It Takes a Nation of Millions to Hold Us Black

Author Toure's latest book is full of truths and agitation.

Touré Neblett is the cultural critic folks love to hate. An author, journalist, TV host and all around talking head known simply by his first name for nearly two decades, Touré is an unabashed contrarian. Often insightful, often snarky viewpoints dominate his Twitter timeline (34,000+ followers strong), and his latest book -- Who's Afraid of Post-Blackness: What It Means to Be Black Now -- seems tailor-made for water-cooler conversation concerning the black identity in the age of Obama. Synthesizing the thoughts of 105 interviewees (Jesse Jackson, Malcolm Gladwell, Chuck D, Cornel West, etc.), Touré takes square aim at the myth that there's one monolithic way to act African-American.

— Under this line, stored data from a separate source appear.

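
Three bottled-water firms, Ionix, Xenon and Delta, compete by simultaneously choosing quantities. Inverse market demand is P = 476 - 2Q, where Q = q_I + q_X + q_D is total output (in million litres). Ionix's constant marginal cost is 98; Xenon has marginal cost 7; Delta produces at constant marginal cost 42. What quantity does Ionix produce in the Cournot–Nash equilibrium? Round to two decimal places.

28.88

Ionix's profit: π_I = (476 - 2Q)q_I - (98q_I). Setting ∂π_I/∂q_I = 0: 378 - 4q_I - 2(q_X + q_D) = 0.
Xenon's first-order condition: 469 - 4q_X - 2(q_I + q_D) = 0.
Delta's profit: π_D = (476 - 2Q)q_D - (42q_D). Setting ∂π_D/∂q_D = 0: 434 - 4q_D - 2(q_I + q_X) = 0.
Summing all 3 equations gives 1281 − 8Q = 0, hence Q = 1281/8.
Back-substituting: q_I = (378 − 1281/4)/2 = 231/8, q_X = (469 − 1281/4)/2 = 595/8, q_D = (434 − 1281/4)/2 = 455/8.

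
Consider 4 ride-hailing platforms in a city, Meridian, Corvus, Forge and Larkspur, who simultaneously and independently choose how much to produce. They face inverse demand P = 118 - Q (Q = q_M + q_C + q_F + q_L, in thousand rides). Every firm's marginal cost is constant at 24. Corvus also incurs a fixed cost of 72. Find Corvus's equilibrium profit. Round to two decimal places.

281.44

A representative firm's profit is π_i = q_i(118 - Q) - 24q_i.
Setting ∂π_i/∂q_i = 0 with rivals' quantities fixed: 94 - 2q_i - Σ_{j≠i} q_j = 0.
By symmetry each firm produces the same amount; substituting Σ_{j≠i} q_j = 3q_i yields q_i = 94/5.
Price P = 118 - 376/5 = 214/5.
Corvus's profit: (214/5 - 24)·(94/5) - 72 = 281.4400.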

The meme is an old one for Touré. In a 1993 Essence magazine essay, he recounted the exact same story told in his new book's "Shut Up, Touré! You Ain't Black" chapter, about a college classmate calling him out publicly at a party, angrily voicing what seemed to be on everyone else's mind. Touré grew up in suburban (read: lily white) Randolph, Massachusetts; he attended prep schools, including the esteemed Milton Academy; he pledged a white fraternity; he played tennis before Venus and Serena Williams were ever heard of; he dated white girls, and would later marry "outside the race." Possibly troubled by the legitimacy of his own race card long before his classmate's accusation, Who's Afraid of Post-Blackness sometimes reads like an exorcism of the author's own demons: no way can Touré not be "black enough," because, by his own book's estimation, there's no black standard to live up to, and never really was. Enter post-blackness.

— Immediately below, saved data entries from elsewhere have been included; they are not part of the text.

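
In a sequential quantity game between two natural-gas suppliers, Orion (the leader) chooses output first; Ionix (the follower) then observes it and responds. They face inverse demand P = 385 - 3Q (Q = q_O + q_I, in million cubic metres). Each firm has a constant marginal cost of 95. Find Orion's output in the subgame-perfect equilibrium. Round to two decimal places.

48.33

The follower Ionix best-responds to any q_O: π_I = (385 - 3Q)q_I - 95q_I.
∂π_I/∂q_I = 290 - 3q_O - 6q_I = 0 gives the reaction function q_I = (290 - 3q_O)/6.
The leader anticipates this reaction. Substituting into P = 385 - 3Q gives P = 240 - (3/2)q_O, so π_O = (240 - (3/2)q_O)q_O - 95q_O.
The leader's first-order condition 145 - 3q_O = 0 yields q_O = 145/3.
Then q_I = (290 - 3·(145/3))/6 = 145/6.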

Thelma Golden, chief curator at the Studio Museum in Harlem, first coined the term to describe a movement in the art world in the late 1990s. "When I described my initial thoughts about this book to Golden... it felt like I was asking her if I could take her magnificent, ultra-rare, expensive car for a drive on the highway," Touré writes. "In essence, she said she wouldn't drive it on the highway but I could, if I dared." Golden's car may not have been all that ultra-rare to begin with. Author Trey Ellis -- unacknowledged in Post-Blackness -- made noise in 1989 with a seminal essay entitled "The New Black Aesthetic," citing the black rock band Fishbone, among others, as so-called cultural mulattoes who prove that blackness is much more multivalent than most people admit.